La production artistique commence avec des œuvres mises au service du culte. On pourrait admettre que l'existence de ces images est plus importante que le fait qu'elles soient vues. L'élan que l'homme de l'âge de pierre représente sur les parois de la caverne est un instrument magique. Certes il l'expose à ces semblables ; mais il le destine avant tout aux esprits. De nos jours, la valeur cultuelle en tant que telle semble tout simplement exiger que l'œuvre d'art reste cachée : certaines statues de divinités ne sont accessibles qu'au prêtre dans la cella, certains tableaux de Madones demeurent recouverts presque toute l'année, certaines sculptures des cathédrales du Moyen âge restent invisibles pour le spectateur depuis le sol. Avec l'émancipation des pratiques artistiques particulières hors du giron du rituel, les occasions d'exposer leurs productions ont été multipliées. Un portrait en buste, transposable n'importe où, a plus de chances d'être exposé qu'une statue de divinité, assignée à un emplacement définitif à l'intérieur du temple.

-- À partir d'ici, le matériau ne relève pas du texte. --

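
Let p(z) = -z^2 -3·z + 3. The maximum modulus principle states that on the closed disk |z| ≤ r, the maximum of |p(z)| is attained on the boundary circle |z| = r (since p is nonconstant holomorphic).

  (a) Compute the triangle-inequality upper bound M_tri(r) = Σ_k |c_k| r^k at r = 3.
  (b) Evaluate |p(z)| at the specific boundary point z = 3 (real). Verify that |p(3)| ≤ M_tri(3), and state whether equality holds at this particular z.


Coefficients: c_0 = 3, c_1 = -3, c_2 = -1. Radius r = 3.
Part (a). Triangle bound: M_tri(r) = Σ_k |c_k| r^k
  = |3|·3^0 + |-3|·3^1 + |-1|·3^2
  = 3 + 9 + 9 = 21.
This bounds M(r) := max_{|z|=r} |p(z)| from above; equality holds iff all terms c_k z^k can be made to align in phase at a single z on |z|=r.
Part (b). At z = 3 (real, on the circle |z| = r):
  p(3) = (3)·3^0 + (-3)·3^1 + (-1)·3^2 = -15.
  |p(3)| = 15.
Check: |p(3)| = 15 ≤ 21 = M_tri(3). ✓ Equality does not hold at z = 3 (the coefficients have mixed signs, so the terms do not all align in phase there).

M_tri(3) = 21; |p(3)| = 15; equality at z=3: no.


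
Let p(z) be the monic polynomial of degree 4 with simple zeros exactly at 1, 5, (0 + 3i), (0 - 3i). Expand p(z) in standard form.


The polynomial is p(z) = ∏_{α ∈ S} (z − α), where S = {1, 5, (0 + 3i), (0 - 3i)}.
Expanding the product yields: p(z) = z^4 -6·z^3 + 14·z^2 -54·z + 45.
Note conjugate pairs combine to real quadratics: (z − (0+3i))(z − (0−3i)) = z² + 9.
The resulting polynomial has degree 4 and real coefficients as required.

p(z) = z^4 -6·z^3 + 14·z^2 -54·z + 45.


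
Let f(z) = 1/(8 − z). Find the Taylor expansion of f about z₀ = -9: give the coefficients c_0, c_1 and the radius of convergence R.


Let w = z − z₀, so z = z₀ + w.
Then 8 − z = 8 − (z₀ + w) = (8 − z₀) − w = 17 − w.
f(z) = 1/(17 − w) = (1/(17)) · 1/(1 − w/(17)) = Σ_{n≥0} w^n / (17)^(n+1).
So c_n = 1/(17)^(n+1):
  c_0 = 1/(17)^1 = 1/17.
  c_1 = 1/(17)^2 = 1/289.
The series is valid for |w/d| < 1, i.e. |z − z₀| < |d|.
Radius of convergence: R = |8 − z₀| = |17| = 17 (distance from z₀ to the singularity z = 8).

c_0 = 1/17, c_1 = 1/289; R = 17.


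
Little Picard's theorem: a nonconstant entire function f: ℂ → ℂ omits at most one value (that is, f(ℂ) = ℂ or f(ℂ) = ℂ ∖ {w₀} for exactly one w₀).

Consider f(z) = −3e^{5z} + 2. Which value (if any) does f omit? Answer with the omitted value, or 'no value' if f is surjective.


Little Picard bounds the complement of f(ℂ) to at most one point.
e^{5z} is never zero on ℂ, so -3·e^{5z} takes every value in ℂ ∖ {0}. Adding 2 shifts the range to ℂ ∖ {2}. Thus f omits exactly the value 2.

Omitted value: 2.


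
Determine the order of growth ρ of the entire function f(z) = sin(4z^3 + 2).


Write sin(w) = (e^{iw} ± e^{−iw})/(2 or 2i), so |sin(w)| ≤ e^{|w|}. With w = 4z^3 + 2, |w| ≤ 4r^3 + 2 on |z|=r, giving M(r) ≤ e^{4r^3 + 2} and ρ ≤ 3. For the lower bound, choose z on |z|=r with 4z^3 purely imaginary of modulus 4r^3; then |sin(4z^3 + 2)| grows like e^{4r^3}/2, so ρ ≥ 3. Hence ρ = 3.
Therefore ρ = 3.

Order ρ = 3.


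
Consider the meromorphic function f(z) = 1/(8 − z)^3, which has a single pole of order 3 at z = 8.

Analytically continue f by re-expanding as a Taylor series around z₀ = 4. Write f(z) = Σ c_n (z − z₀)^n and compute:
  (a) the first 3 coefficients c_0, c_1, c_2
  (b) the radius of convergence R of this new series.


Let w = z − z₀, so z = z₀ + w.
Then 8 − z = 8 − (z₀ + w) = (8 − z₀) − w = 4 − w.
f(z) = 1/(4 − w)^3 = (1/(4)^3) · (1 − w/(4))^{−3}.
By the binomial series (1−u)^{−3} = Σ_{n≥0} C(n+2, 2) u^n for |u|<1, with u = w/(4):
  c_n = C(n+2, 2) / (4)^(n+3).
  c_0 = 1/(4)^3 = 1/64.
  c_1 = 3/(4)^4 = 3/256.
  c_2 = 6/(4)^5 = 3/512.
The series is valid for |w/d| < 1, i.e. |z − z₀| < |d|.
Radius of convergence: R = |8 − z₀| = |4| = 4 (distance from z₀ to the singularity z = 8).

c_0 = 1/64, c_1 = 3/256, c_2 = 3/512; R = 4.


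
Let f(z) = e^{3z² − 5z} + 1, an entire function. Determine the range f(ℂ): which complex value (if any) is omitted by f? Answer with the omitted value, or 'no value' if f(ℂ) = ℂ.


Little Picard bounds the complement of f(ℂ) to at most one point.
The exponent g(z) = 3z² − 5z is a nonconstant polynomial, hence surjective onto ℂ. So e^{g(z)} takes every value in {e^w : w ∈ ℂ} = ℂ ∖ {0}. Adding 1 shifts the range to ℂ ∖ {1}. f omits exactly 1.

Omitted value: 1.


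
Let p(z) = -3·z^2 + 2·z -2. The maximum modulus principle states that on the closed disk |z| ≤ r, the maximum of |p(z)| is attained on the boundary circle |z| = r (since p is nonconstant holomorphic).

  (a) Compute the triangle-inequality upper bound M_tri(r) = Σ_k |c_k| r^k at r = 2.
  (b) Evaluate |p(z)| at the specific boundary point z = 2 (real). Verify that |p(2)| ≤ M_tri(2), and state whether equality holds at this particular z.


Coefficients: c_0 = -2, c_1 = 2, c_2 = -3. Radius r = 2.
Part (a). Triangle bound: M_tri(r) = Σ_k |c_k| r^k
  = |-2|·2^0 + |2|·2^1 + |-3|·2^2
  = 2 + 4 + 12 = 18.
This bounds M(r) := max_{|z|=r} |p(z)| from above; equality holds iff all terms c_k z^k can be made to align in phase at a single z on |z|=r.
Part (b). At z = 2 (real, on the circle |z| = r):
  p(2) = (-2)·2^0 + (2)·2^1 + (-3)·2^2 = -10.
  |p(2)| = 10.
Check: |p(2)| = 10 ≤ 18 = M_tri(2). ✓ Equality does not hold at z = 2 (the coefficients have mixed signs, so the terms do not all align in phase there).

M_tri(2) = 18; |p(2)| = 10; equality at z=2: no.


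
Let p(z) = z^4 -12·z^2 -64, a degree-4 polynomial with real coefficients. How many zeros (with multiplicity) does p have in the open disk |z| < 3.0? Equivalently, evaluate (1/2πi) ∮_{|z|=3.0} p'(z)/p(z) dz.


The zeros of p are: (0 + 2i), (0 - 2i), -4, 4.
Their magnitudes are: 2, 2, 4, 4.
Zeros with |z| < R = 3.0: (0 + 2i), (0 - 2i).
Count = 2.
By the argument principle, (1/2πi) ∮_{|z|=R} p'(z)/p(z) dz equals exactly this count.

Number of zeros inside |z| < 3.0: 2.


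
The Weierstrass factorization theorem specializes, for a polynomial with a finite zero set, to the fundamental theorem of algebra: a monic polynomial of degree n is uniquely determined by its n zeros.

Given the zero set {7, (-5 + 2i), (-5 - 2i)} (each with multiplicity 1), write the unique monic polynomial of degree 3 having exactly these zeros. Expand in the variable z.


The polynomial is p(z) = ∏_{α ∈ S} (z − α), where S = {7, (-5 + 2i), (-5 - 2i)}.
Expanding the product yields: p(z) = z^3 + 3·z^2 -41·z -203.
Note conjugate pairs combine to real quadratics: (z − (-5+2i))(z − (-5−2i)) = z² + 10z + 29.
The resulting polynomial has degree 3 and real coefficients as required.

p(z) = z^3 + 3·z^2 -41·z -203.


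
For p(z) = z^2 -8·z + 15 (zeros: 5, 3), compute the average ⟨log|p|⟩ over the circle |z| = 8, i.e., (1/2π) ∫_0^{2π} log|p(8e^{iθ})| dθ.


Zeros: 3, 5; r = 8.
Inside |z| < r: 3, 5. Outside (|z| ≥ r): ∅.
p(0) = 15, so log|p(0)| = log(15) = 2.7081.
Apply Jensen: I(r) = log|p(0)| + Σ_k log(r/|z_k|), summed over zeros inside |z| < r.
  log(r/|z_k|) for z_k = 5: log(8/5) = 0.4700
  log(r/|z_k|) for z_k = 3: log(8/3) = 0.9808
Sum over inside zeros: 1.4508.
I(r) = log|p(0)| + (inside sum) = 2.7081 + 1.4508 = 4.1589.
Closed form (all zeros inside, monic): I(r) = n·log(r) = 2·log(8) = 4.1589. ✓

I(r) ≈ 4.1589.


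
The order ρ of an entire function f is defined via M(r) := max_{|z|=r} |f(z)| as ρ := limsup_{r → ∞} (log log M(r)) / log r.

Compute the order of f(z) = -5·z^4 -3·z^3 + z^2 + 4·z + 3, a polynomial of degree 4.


|f(z)| ≤ Σ|c_k|·r^k = O(r^4) as r → ∞. Polynomial growth is O(e^{r^ε}) for every ε > 0 (since r^4/e^{r^ε} → 0), so ρ ≤ ε for all ε > 0, i.e. ρ = 0. Every nonconstant polynomial has order 0.
Therefore ρ = 0.

Order ρ = 0.


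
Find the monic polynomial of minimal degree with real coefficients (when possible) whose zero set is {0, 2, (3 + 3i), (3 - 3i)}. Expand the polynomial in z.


The polynomial is p(z) = ∏_{α ∈ S} (z − α), where S = {0, 2, (3 + 3i), (3 - 3i)}.
Expanding the product yields: p(z) = z^4 -8·z^3 + 30·z^2 -36·z.
Note conjugate pairs combine to real quadratics: (z − (3+3i))(z − (3−3i)) = z² − 6z + 18.
The resulting polynomial has degree 4 and real coefficients as required.

p(z) = z^4 -8·z^3 + 30·z^2 -36·z.


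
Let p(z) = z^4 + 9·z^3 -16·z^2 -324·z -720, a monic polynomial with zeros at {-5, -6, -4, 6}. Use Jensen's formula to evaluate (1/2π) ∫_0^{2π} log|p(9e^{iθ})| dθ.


Zeros: -6, -5, -4, 6; r = 9.
Inside |z| < r: -6, -5, -4, 6. Outside (|z| ≥ r): ∅.
p(0) = -720, so log|p(0)| = log(720) = 6.5793.
Apply Jensen: I(r) = log|p(0)| + Σ_k log(r/|z_k|), summed over zeros inside |z| < r.
  log(r/|z_k|) for z_k = -5: log(9/5) = 0.5878
  log(r/|z_k|) for z_k = -6: log(9/6) = 0.4055
  log(r/|z_k|) for z_k = -4: log(9/4) = 0.8109
  log(r/|z_k|) for z_k = 6: log(9/6) = 0.4055
Sum over inside zeros: 2.2096.
I(r) = log|p(0)| + (inside sum) = 6.5793 + 2.2096 = 8.7889.
Closed form (all zeros inside, monic): I(r) = n·log(r) = 4·log(9) = 8.7889. ✓

I(r) ≈ 8.7889.


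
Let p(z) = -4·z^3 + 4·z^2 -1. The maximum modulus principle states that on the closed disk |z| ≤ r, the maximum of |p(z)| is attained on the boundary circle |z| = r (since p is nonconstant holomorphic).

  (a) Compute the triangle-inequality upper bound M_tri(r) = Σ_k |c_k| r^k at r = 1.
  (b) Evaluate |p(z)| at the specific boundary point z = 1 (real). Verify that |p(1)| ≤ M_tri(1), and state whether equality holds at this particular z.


Coefficients: c_0 = -1, c_1 = 0, c_2 = 4, c_3 = -4. Radius r = 1.
Part (a). Triangle bound: M_tri(r) = Σ_k |c_k| r^k
  = |-1|·1^0 + |0|·1^1 + |4|·1^2 + |-4|·1^3
  = 1 + 0 + 4 + 4 = 9.
This bounds M(r) := max_{|z|=r} |p(z)| from above; equality holds iff all terms c_k z^k can be made to align in phase at a single z on |z|=r.
Part (b). At z = 1 (real, on the circle |z| = r):
  p(1) = (-1)·1^0 + (0)·1^1 + (4)·1^2 + (-4)·1^3 = -1.
  |p(1)| = 1.
Check: |p(1)| = 1 ≤ 9 = M_tri(1). ✓ Equality does not hold at z = 1 (the coefficients have mixed signs, so the terms do not all align in phase there).

M_tri(1) = 9; |p(1)| = 1; equality at z=1: no.


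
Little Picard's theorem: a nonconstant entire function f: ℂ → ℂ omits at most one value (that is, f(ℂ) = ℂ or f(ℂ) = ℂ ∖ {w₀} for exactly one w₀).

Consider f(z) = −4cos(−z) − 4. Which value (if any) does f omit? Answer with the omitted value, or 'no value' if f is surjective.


Little Picard bounds the complement of f(ℂ) to at most one point.
cos is entire and surjective onto ℂ: for every w ∈ ℂ, cos(ζ) = w has a solution ζ ∈ ℂ (e.g., via the complex inverse arccos). With ζ = −z this gives z = ζ/(-1). Then -4·cos(−z) takes every value in -4·ℂ = ℂ, and adding -4 is a bijection of ℂ. So f is surjective and omits no value. (Note: only on the real line is cos bounded by [−1, 1].)

Omitted value: no value.


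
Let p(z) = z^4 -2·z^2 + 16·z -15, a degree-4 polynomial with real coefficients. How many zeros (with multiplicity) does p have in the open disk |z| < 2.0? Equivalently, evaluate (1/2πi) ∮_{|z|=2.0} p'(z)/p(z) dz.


The zeros of p are: -3, 1, (1 + 2i), (1 - 2i).
Their magnitudes are: 3, 1, 2.236, 2.236.
Zeros with |z| < R = 2.0: 1.
Count = 1.
By the argument principle, (1/2πi) ∮_{|z|=R} p'(z)/p(z) dz equals exactly this count.

Number of zeros inside |z| < 2.0: 1.


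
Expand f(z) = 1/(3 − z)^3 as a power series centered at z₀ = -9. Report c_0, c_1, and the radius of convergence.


Let w = z − z₀, so z = z₀ + w.
Then 3 − z = 3 − (z₀ + w) = (3 − z₀) − w = 12 − w.
f(z) = 1/(12 − w)^3 = (1/(12)^3) · (1 − w/(12))^{−3}.
By the binomial series (1−u)^{−3} = Σ_{n≥0} C(n+2, 2) u^n for |u|<1, with u = w/(12):
  c_n = C(n+2, 2) / (12)^(n+3).
  c_0 = 1/(12)^3 = 1/1728.
  c_1 = 3/(12)^4 = 1/6912.
The series is valid for |w/d| < 1, i.e. |z − z₀| < |d|.
Radius of convergence: R = |3 − z₀| = |12| = 12 (distance from z₀ to the singularity z = 3).

c_0 = 1/1728, c_1 = 1/6912; R = 12.


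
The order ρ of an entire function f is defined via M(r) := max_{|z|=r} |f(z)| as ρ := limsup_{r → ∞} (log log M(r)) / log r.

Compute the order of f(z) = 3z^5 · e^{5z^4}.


M(r) = max_{|z|=r} |3|·|z|^5·|e^{5z^4}| = 3·r^5 · e^{5r^4} (the factors attain their maxima compatibly on |z|=r). Then log M(r) = log 3 + 5·log r + 5r^4, dominated by the last term, so log log M(r) ~ 4·log r. The polynomial factor 3z^5 contributes only a log r term and does not affect the order. ρ = 4.
Therefore ρ = 4.

Order ρ = 4.


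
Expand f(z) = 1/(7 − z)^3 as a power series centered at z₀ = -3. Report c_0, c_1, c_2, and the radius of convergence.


Let w = z − z₀, so z = z₀ + w.
Then 7 − z = 7 − (z₀ + w) = (7 − z₀) − w = 10 − w.
f(z) = 1/(10 − w)^3 = (1/(10)^3) · (1 − w/(10))^{−3}.
By the binomial series (1−u)^{−3} = Σ_{n≥0} C(n+2, 2) u^n for |u|<1, with u = w/(10):
  c_n = C(n+2, 2) / (10)^(n+3).
  c_0 = 1/(10)^3 = 1/1000.
  c_1 = 3/(10)^4 = 3/10000.
  c_2 = 6/(10)^5 = 3/50000.
The series is valid for |w/d| < 1, i.e. |z − z₀| < |d|.
Radius of convergence: R = |7 − z₀| = |10| = 10 (distance from z₀ to the singularity z = 7).

c_0 = 1/1000, c_1 = 3/10000, c_2 = 3/50000; R = 10.


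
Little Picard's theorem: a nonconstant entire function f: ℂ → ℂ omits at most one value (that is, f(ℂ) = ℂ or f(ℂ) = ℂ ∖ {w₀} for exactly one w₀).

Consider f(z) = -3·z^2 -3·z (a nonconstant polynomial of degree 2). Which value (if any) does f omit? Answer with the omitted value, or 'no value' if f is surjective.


Little Picard bounds the complement of f(ℂ) to at most one point.
For every w ∈ ℂ, the equation p(z) − w = 0 is a nonconstant polynomial in z and hence has at least one root by the fundamental theorem of algebra. So p is surjective onto ℂ, omitting no value.

Omitted value: no value.


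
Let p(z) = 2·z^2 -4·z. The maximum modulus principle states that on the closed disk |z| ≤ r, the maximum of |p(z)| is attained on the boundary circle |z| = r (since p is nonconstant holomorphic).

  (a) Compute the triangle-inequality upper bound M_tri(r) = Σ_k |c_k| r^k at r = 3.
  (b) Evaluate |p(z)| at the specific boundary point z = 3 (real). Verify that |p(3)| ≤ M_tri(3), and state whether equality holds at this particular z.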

La possibilité pour un tableau d'être exposé est plus grande que pour, avant lui, une mosaïque ou une fresque. Et si, à l'origine, une messe n'avait peut-être pas moins de chances d'être exposée qu'une symphonie, cette dernière apparut au moment même où sa possibilité d'être exposée promettait de croître au-delà de celle de la messe.
Grâce à diverses méthodes de reproduction technique de l'œuvre d'art, sa possibilité d'être exposée s'est accrue de manière si extraordinaire que, quasi comme à la préhistoire, le déplacement quantitatif entre ses deux pôles se renverse et transforme qualitativement sa nature. En effet, tout comme à l'âge préhistorique, l'œuvre d'art, par la suprématie absolue de sa valeur cultuelle, était en premier lieu un instrument magique — ce fut seulement plus tard qu'on l'identifia en quelque sorte comme œuvre d'art —, l'œuvre d'art, en vertu de la suprématie absolue de sa valeur d'exposition, se voit aujourd'hui dotée de fonctions totalement inédites, parmi lesquelles se distingue celle dont nous sommes le plus conscient, la fonction artistique, susceptible d'être plus tard considéré comme accessoire[1]. Il est certain que la photographie, et plus largement le cinéma, confirment efficacement, dès à présent, cet état de fait.

Walter Benjamin, L'œuvre d'art à l'époque de sa reproductibilité technique [1936], trad. Lionel Duvoy, Paris, Allia, 2014, p. 31-36.

[1] Dans un autre domaine, Brecht fait le même constat : "Si nous ne pouvons plus appliquer la notion d'œuvre d'art à la chose qui naît dès que l'œuvre d'art est transformée en marchandise, il faut alors abandonner cette notion, avec prudence et circonscription, mais sans crainte, si nous ne voulons pas que soit liquidée en même temps la fonction de la chose, car elle doit passer par cette phase et cela sans rouspéter : il ne s'agit pas d'un petit écart sans conséquence hors du droit chemin. Ce qui lui arrive là la modifiera de fond en comble et effacera son passé, à tel point que s'il fallait reprendre un jour l'ancienne notion — et cela arrivera bien, pourquoi pas, — elle n'évoquerait plus le souvenir de ce qu'elle désignait jadis." (Brecht, Versuche, 8/10, 3 : "Der Dreigroschenprozess", Berlin, Gustav Kiepenheuer Verlag, 1931, pp. 301-302 ["Le procès de L'Opéra de Quat-sous", Sur le cinéma, traduit de l'allemand par Jean-Louis Lebrave et Jean-Pierre Lefebvre, L'Arche, 1970, pp. 214-215]).